The socialist proposal is wholly reasonable but it is not, of course, self-executing. Socialism will be the result of struggle, and the successful application of Socialism requires intelligence and the capacity for co-operative effort. The collapse of capitalism is inevitable. But there is no inevitability about Socialism or shared abundance. We may have a long stretch of chaos, wars, dictatorships, and regimented poverty. This can be prevented only by men who will not accept poverty in the midst of potential abundance. Not man but technology must be the slave of tomorrow's world.

It is not merely plenty that we want, but peace. Mankind is divided not only into economic classes but into nations. And nations as well as men are divided into Haves and Have-nots. We live in an interdependent world where not even the capitalist nations with the most resources, the United States, the EU, China or Russia, are fully self-sufficient. Yet each nation claims absolute sovereignty, absolute sway over its citizens, and blindly sees its economic prosperity, not in cooperation, but in competing with its neighbours for control and capture of markets, to obtain sources of raw materials outside its borders, and a place for its capitalists to invest more profitably than at home the surplus wealth they have acquired by the successful exploitation of the workers who are their own fellow countrymen. Modern wars arise out of the clash of nations for power and profit. Patriotism and nationalism makes people blind so that they cannot see that out of this struggle for power and profit there can be neither true prosperity nor true peace. We cannot make peace secure or glorious under the loyalties of the institutions of capitalist nationalism. The hardest task for socialism is to bring about a real unity of workers with hand and brain across the dividing lines of nation, race and creed. Yet it is only in the federation of cooperative commonwealths to which there is hope of lasting peace. Socialists want a world of freedom. This we do not have and cannot have under the shadow of war and the bondage of capitalist exploitation.

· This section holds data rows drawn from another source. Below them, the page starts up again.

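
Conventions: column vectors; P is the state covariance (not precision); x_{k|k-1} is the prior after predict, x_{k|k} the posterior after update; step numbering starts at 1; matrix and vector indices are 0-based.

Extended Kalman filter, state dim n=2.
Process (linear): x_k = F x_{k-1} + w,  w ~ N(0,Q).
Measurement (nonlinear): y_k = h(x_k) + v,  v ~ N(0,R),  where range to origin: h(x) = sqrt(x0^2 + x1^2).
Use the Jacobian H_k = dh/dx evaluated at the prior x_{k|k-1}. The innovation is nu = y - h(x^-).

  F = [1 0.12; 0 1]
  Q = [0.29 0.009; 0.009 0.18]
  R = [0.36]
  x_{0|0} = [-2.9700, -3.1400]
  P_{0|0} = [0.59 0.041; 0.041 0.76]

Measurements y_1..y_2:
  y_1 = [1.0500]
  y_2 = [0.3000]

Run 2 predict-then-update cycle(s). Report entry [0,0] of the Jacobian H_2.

H_jac[0,0] = -0.7850

step 1: x^-=[-3.3468, -3.1400]  P^-=[0.9008 0.1412; 0.1412 0.9400]  H_jac=[-0.7293 -0.6842]  S=[1.4201]  K=[-0.5306; -0.5254]  nu=[-3.5392]  x^+=[-1.4688, -1.2804]  P^+=[0.5009 -0.2547; -0.2547 0.5480]
step 2: x^-=[-1.6224, -1.2804]  P^-=[0.7377 -0.1800; -0.1800 0.7280]  H_jac=[-0.7850 -0.6195]  S=[0.9189]  K=[-0.5088; -0.3370]  nu=[-1.7668]  x^+=[-0.7234, -0.6849]  P^+=[0.4998 -0.3376; -0.3376 0.6236]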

There is no man, woman or child in the world who would not be better off with the menace of war and poverty and insecurity banished. There are few in the world who would not, as individuals, be better off economically under the abundance of planned production for use. We shall never have a true cooperative socialist commonwealth until we think of our reward as workers who create all wealth and not any longer of their reward as owners of property which enables them to exploit other's labour. That is one of the reasons why our appeal must be always to the workers with hand and brain, in city and country. It is they who have so long been exploited. It is they who can and must be free. Ours the responsibility to apply the technological power we now possess to conquer poverty and release humanity from immemorial bondage. Let us harness that power for life, not death.